И не получил ответа, она и сама не знала, к чему сказала это, а потому с демонстративным раздраженьем выключила горелку и вышла. Вот и поговорили, а ты боялся. Жизнь, помимо всего прочего, страшна ещё и своей нестрашностью, пафосом обыденности, когда ничего особенного вроде не происходит. Когда всё, что ни происходит, бестрепетно записывается ею в долженствующее быть.
21
— И ты не ревнуешь? — сказал он, дотянулся с постели до сигарет и закурил, откинулся на влажную подушку.

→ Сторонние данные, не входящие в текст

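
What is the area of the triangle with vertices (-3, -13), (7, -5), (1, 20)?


Area = |x1(y2-y3) + x2(y3-y1) + x3(y1-y2)| / 2
= |-3*(-5-20) + 7*(20--13) + 1*(-13--5)| / 2
= 149

149


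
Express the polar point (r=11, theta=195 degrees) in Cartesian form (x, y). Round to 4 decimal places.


x = 11 * cos(195) = -10.6252
y = 11 * sin(195) = -2.847

(-10.6252, -2.847)


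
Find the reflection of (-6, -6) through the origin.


Reflection through origin: (x, y) -> (-x, -y)
(-6, -6) -> (6, 6)

(6, 6)


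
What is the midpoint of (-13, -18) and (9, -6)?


Midpoint = ((-13+9)/2, (-18+-6)/2) = (-2, -12)

(-2, -12)


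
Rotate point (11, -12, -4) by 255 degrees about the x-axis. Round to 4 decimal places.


x' = 11
y' = -12*cos(255) - -4*sin(255) = -0.7579
z' = -12*sin(255) + -4*cos(255) = 12.6264

(11, -0.7579, 12.6264)


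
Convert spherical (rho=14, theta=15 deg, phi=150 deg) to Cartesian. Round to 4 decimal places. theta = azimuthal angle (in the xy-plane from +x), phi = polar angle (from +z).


x = 14 * sin(150) * cos(15) = 6.7615
y = 14 * sin(150) * sin(15) = 1.8117
z = 14 * cos(150) = -12.1244

(6.7615, 1.8117, -12.1244)


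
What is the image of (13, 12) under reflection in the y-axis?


Reflection across y-axis: (x, y) -> (-x, y)
(13, 12) -> (-13, 12)

(-13, 12)


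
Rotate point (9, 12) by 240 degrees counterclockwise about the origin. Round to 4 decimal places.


x' = 9*cos(240) - 12*sin(240) = 5.8923
y' = 9*sin(240) + 12*cos(240) = -13.7942

(5.8923, -13.7942)


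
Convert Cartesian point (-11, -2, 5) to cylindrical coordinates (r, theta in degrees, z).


r = sqrt((-11)^2 + (-2)^2) = 11.1803
theta = atan2(-2, -11) = 190.3048 deg
z = 5

r = 11.1803, theta = 190.3048 deg, z = 5


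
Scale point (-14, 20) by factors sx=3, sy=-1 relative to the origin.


Scaling: (x*sx, y*sy) = (-14*3, 20*-1) = (-42, -20)

(-42, -20)


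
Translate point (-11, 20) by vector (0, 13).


Translation: (x+dx, y+dy) = (-11+0, 20+13) = (-11, 33)

(-11, 33)


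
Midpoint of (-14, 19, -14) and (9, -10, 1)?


Midpoint = ((-14+9)/2, (19+-10)/2, (-14+1)/2) = (-2.5, 4.5, -6.5)

(-2.5, 4.5, -6.5)


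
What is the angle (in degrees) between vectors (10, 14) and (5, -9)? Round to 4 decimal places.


dot = 10*5 + 14*-9 = -76
|u| = 17.2047, |v| = 10.2956
cos(angle) = -0.4291
angle = 115.4077 degrees

115.4077 degrees


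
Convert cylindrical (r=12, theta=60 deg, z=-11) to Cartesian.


x = 12 * cos(60) = 6
y = 12 * sin(60) = 10.3923
z = -11

(6, 10.3923, -11)


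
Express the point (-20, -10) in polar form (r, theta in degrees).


r = sqrt((-20)^2 + (-10)^2) = 22.3607
theta = atan2(-10, -20) = 206.5651 degrees

r = 22.3607, theta = 206.5651 degrees


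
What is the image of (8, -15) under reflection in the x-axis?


Reflection across x-axis: (x, y) -> (x, -y)
(8, -15) -> (8, 15)

(8, 15)


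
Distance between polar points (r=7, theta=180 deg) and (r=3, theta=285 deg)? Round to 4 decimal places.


d = sqrt(r1^2 + r2^2 - 2*r1*r2*cos(t2-t1))
d = sqrt(7^2 + 3^2 - 2*7*3*cos(285-180)) = 8.2988

8.2988


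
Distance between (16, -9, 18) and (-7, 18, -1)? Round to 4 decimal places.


d = sqrt((-7-16)^2 + (18--9)^2 + (-1-18)^2) = 40.2368

40.2368


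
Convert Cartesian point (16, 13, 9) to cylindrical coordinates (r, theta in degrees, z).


r = sqrt(16^2 + 13^2) = 20.6155
theta = atan2(13, 16) = 39.0939 deg
z = 9

r = 20.6155, theta = 39.0939 deg, z = 9


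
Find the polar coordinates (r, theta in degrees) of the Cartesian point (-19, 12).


r = sqrt((-19)^2 + 12^2) = 22.4722
theta = atan2(12, -19) = 147.7244 degrees

r = 22.4722, theta = 147.7244 degrees


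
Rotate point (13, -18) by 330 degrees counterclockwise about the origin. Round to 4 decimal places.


x' = 13*cos(330) - -18*sin(330) = 2.2583
y' = 13*sin(330) + -18*cos(330) = -22.0885

(2.2583, -22.0885)


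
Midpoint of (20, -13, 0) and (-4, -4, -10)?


Midpoint = ((20+-4)/2, (-13+-4)/2, (0+-10)/2) = (8, -8.5, -5)

(8, -8.5, -5)


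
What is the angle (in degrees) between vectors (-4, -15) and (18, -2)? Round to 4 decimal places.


dot = -4*18 + -15*-2 = -42
|u| = 15.5242, |v| = 18.1108
cos(angle) = -0.1494
angle = 98.5912 degrees

98.5912 degrees


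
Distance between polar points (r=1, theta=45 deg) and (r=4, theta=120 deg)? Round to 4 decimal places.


d = sqrt(r1^2 + r2^2 - 2*r1*r2*cos(t2-t1))
d = sqrt(1^2 + 4^2 - 2*1*4*cos(120-45)) = 3.8639

3.8639


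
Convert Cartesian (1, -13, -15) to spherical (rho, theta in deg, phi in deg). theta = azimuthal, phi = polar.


rho = sqrt(1^2 + (-13)^2 + (-15)^2) = 19.8746
theta = atan2(-13, 1) = 274.3987 deg
phi = acos(-15/19.8746) = 139.002 deg

rho = 19.8746, theta = 274.3987 deg, phi = 139.002 deg


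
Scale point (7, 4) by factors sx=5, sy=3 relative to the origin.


Scaling: (x*sx, y*sy) = (7*5, 4*3) = (35, 12)

(35, 12)


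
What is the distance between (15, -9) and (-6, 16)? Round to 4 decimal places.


d = sqrt((-6-15)^2 + (16--9)^2) = 32.6497

32.6497


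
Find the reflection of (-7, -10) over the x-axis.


Reflection across x-axis: (x, y) -> (x, -y)
(-7, -10) -> (-7, 10)

(-7, 10)


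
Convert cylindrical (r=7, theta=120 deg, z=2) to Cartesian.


x = 7 * cos(120) = -3.5
y = 7 * sin(120) = 6.0622
z = 2

(-3.5, 6.0622, 2)


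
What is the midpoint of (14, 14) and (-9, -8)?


Midpoint = ((14+-9)/2, (14+-8)/2) = (2.5, 3)

(2.5, 3)


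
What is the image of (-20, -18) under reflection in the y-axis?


Reflection across y-axis: (x, y) -> (-x, y)
(-20, -18) -> (20, -18)

(20, -18)


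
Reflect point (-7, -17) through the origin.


Reflection through origin: (x, y) -> (-x, -y)
(-7, -17) -> (7, 17)

(7, 17)


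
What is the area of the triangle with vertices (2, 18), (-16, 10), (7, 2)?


Area = |x1(y2-y3) + x2(y3-y1) + x3(y1-y2)| / 2
= |2*(10-2) + -16*(2-18) + 7*(18-10)| / 2
= 164

164


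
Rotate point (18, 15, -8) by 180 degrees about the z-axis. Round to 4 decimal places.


x' = 18*cos(180) - 15*sin(180) = -18
y' = 18*sin(180) + 15*cos(180) = -15
z' = -8

(-18, -15, -8)


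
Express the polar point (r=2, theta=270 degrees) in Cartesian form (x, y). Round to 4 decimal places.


x = 2 * cos(270) = 0
y = 2 * sin(270) = -2

(0, -2)


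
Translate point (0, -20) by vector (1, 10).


Translation: (x+dx, y+dy) = (0+1, -20+10) = (1, -10)

(1, -10)


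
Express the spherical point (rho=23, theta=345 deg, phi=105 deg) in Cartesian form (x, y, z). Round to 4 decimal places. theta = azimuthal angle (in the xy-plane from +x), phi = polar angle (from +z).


x = 23 * sin(105) * cos(345) = 21.4593
y = 23 * sin(105) * sin(345) = -5.75
z = 23 * cos(105) = -5.9528

(21.4593, -5.75, -5.9528)


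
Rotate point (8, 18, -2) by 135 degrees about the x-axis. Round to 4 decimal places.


x' = 8
y' = 18*cos(135) - -2*sin(135) = -11.3137
z' = 18*sin(135) + -2*cos(135) = 14.1421

(8, -11.3137, 14.1421)


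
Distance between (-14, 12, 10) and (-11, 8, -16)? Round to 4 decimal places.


d = sqrt((-11--14)^2 + (8-12)^2 + (-16-10)^2) = 26.4764

26.4764


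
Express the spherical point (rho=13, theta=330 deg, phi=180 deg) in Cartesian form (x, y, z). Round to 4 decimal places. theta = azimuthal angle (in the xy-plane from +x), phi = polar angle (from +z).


x = 13 * sin(180) * cos(330) = 0
y = 13 * sin(180) * sin(330) = 0
z = 13 * cos(180) = -13

(0, 0, -13)


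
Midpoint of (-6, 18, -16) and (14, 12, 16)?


Midpoint = ((-6+14)/2, (18+12)/2, (-16+16)/2) = (4, 15, 0)

(4, 15, 0)


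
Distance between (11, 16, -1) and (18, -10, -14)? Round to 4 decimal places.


d = sqrt((18-11)^2 + (-10-16)^2 + (-14--1)^2) = 29.8998

29.8998


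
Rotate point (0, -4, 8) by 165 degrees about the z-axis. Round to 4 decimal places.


x' = 0*cos(165) - -4*sin(165) = 1.0353
y' = 0*sin(165) + -4*cos(165) = 3.8637
z' = 8

(1.0353, 3.8637, 8)


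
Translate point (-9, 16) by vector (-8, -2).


Translation: (x+dx, y+dy) = (-9+-8, 16+-2) = (-17, 14)

(-17, 14)


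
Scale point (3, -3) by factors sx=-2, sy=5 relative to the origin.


Scaling: (x*sx, y*sy) = (3*-2, -3*5) = (-6, -15)

(-6, -15)


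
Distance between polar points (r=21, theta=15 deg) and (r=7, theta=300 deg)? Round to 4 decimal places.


d = sqrt(r1^2 + r2^2 - 2*r1*r2*cos(t2-t1))
d = sqrt(21^2 + 7^2 - 2*21*7*cos(300-15)) = 20.3447

20.3447


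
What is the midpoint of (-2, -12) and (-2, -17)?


Midpoint = ((-2+-2)/2, (-12+-17)/2) = (-2, -14.5)

(-2, -14.5)


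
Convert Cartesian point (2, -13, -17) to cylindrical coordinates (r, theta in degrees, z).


r = sqrt(2^2 + (-13)^2) = 13.1529
theta = atan2(-13, 2) = 278.7462 deg
z = -17

r = 13.1529, theta = 278.7462 deg, z = -17


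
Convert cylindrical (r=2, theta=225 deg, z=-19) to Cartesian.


x = 2 * cos(225) = -1.4142
y = 2 * sin(225) = -1.4142
z = -19

(-1.4142, -1.4142, -19)


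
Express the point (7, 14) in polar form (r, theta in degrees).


r = sqrt(7^2 + 14^2) = 15.6525
theta = atan2(14, 7) = 63.4349 degrees

r = 15.6525, theta = 63.4349 degrees


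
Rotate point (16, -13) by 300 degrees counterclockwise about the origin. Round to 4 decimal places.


x' = 16*cos(300) - -13*sin(300) = -3.2583
y' = 16*sin(300) + -13*cos(300) = -20.3564

(-3.2583, -20.3564)


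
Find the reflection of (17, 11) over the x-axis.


Reflection across x-axis: (x, y) -> (x, -y)
(17, 11) -> (17, -11)

(17, -11)


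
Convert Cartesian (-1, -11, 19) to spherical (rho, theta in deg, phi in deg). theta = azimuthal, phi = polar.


rho = sqrt((-1)^2 + (-11)^2 + 19^2) = 21.9773
theta = atan2(-11, -1) = 264.8056 deg
phi = acos(19/21.9773) = 30.1709 deg

rho = 21.9773, theta = 264.8056 deg, phi = 30.1709 deg


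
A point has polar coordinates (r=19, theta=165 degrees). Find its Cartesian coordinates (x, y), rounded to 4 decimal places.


x = 19 * cos(165) = -18.3526
y = 19 * sin(165) = 4.9176

(-18.3526, 4.9176)


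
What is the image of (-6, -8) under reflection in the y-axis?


Reflection across y-axis: (x, y) -> (-x, y)
(-6, -8) -> (6, -8)

(6, -8)


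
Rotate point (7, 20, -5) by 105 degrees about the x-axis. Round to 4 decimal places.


x' = 7
y' = 20*cos(105) - -5*sin(105) = -0.3468
z' = 20*sin(105) + -5*cos(105) = 20.6126

(7, -0.3468, 20.6126)


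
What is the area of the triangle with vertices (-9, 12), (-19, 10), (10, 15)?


Area = |x1(y2-y3) + x2(y3-y1) + x3(y1-y2)| / 2
= |-9*(10-15) + -19*(15-12) + 10*(12-10)| / 2
= 4

4


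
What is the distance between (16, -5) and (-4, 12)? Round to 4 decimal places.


d = sqrt((-4-16)^2 + (12--5)^2) = 26.2488

26.2488


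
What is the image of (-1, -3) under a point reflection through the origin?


Reflection through origin: (x, y) -> (-x, -y)
(-1, -3) -> (1, 3)

(1, 3)


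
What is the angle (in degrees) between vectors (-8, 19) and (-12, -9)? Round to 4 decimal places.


dot = -8*-12 + 19*-9 = -75
|u| = 20.6155, |v| = 15
cos(angle) = -0.2425
angle = 104.0362 degrees

104.0362 degrees


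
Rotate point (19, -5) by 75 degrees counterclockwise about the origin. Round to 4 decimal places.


x' = 19*cos(75) - -5*sin(75) = 9.7472
y' = 19*sin(75) + -5*cos(75) = 17.0585

(9.7472, 17.0585)


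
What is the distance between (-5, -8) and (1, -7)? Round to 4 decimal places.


d = sqrt((1--5)^2 + (-7--8)^2) = 6.0828

6.0828


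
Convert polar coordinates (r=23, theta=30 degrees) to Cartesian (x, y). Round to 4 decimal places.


x = 23 * cos(30) = 19.9186
y = 23 * sin(30) = 11.5

(19.9186, 11.5)


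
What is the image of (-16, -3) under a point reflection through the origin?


Reflection through origin: (x, y) -> (-x, -y)
(-16, -3) -> (16, 3)

(16, 3)


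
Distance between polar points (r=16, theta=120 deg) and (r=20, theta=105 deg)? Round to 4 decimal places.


d = sqrt(r1^2 + r2^2 - 2*r1*r2*cos(t2-t1))
d = sqrt(16^2 + 20^2 - 2*16*20*cos(105-120)) = 6.1488

6.1488


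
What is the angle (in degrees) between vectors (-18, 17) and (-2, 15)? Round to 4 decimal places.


dot = -18*-2 + 17*15 = 291
|u| = 24.7588, |v| = 15.1327
cos(angle) = 0.7767
angle = 39.0419 degrees

39.0419 degrees


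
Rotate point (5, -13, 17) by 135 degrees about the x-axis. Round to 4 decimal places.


x' = 5
y' = -13*cos(135) - 17*sin(135) = -2.8284
z' = -13*sin(135) + 17*cos(135) = -21.2132

(5, -2.8284, -21.2132)


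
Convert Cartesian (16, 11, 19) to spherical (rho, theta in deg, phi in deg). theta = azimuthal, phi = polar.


rho = sqrt(16^2 + 11^2 + 19^2) = 27.1662
theta = atan2(11, 16) = 34.5085 deg
phi = acos(19/27.1662) = 45.6211 deg

rho = 27.1662, theta = 34.5085 deg, phi = 45.6211 deg


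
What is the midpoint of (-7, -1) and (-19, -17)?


Midpoint = ((-7+-19)/2, (-1+-17)/2) = (-13, -9)

(-13, -9)


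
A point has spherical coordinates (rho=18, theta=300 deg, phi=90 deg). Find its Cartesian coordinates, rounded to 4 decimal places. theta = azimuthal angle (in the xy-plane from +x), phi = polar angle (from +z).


x = 18 * sin(90) * cos(300) = 9
y = 18 * sin(90) * sin(300) = -15.5885
z = 18 * cos(90) = 0

(9, -15.5885, 0)


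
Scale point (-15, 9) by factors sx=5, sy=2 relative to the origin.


Scaling: (x*sx, y*sy) = (-15*5, 9*2) = (-75, 18)

(-75, 18)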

— Что? — не сразу поняла, из забытья отозвалась Алевтина. Лежала, смежив тёмные веки, руки разбросаны в последней, казалось, изнеможенности. — К кому?
— Ну, не к жене же… К прошлому.
— А-а… Ревную. — И тут же вскочила на колени, голая, нагнулась над ним, за плечи попыталась встряхнуть, острые ноготки её впились в кожу — и она видела же, знала, что ему больно, но и не думала отпускать. — Да, ревную! Зачем ты напомнил, зачем?!.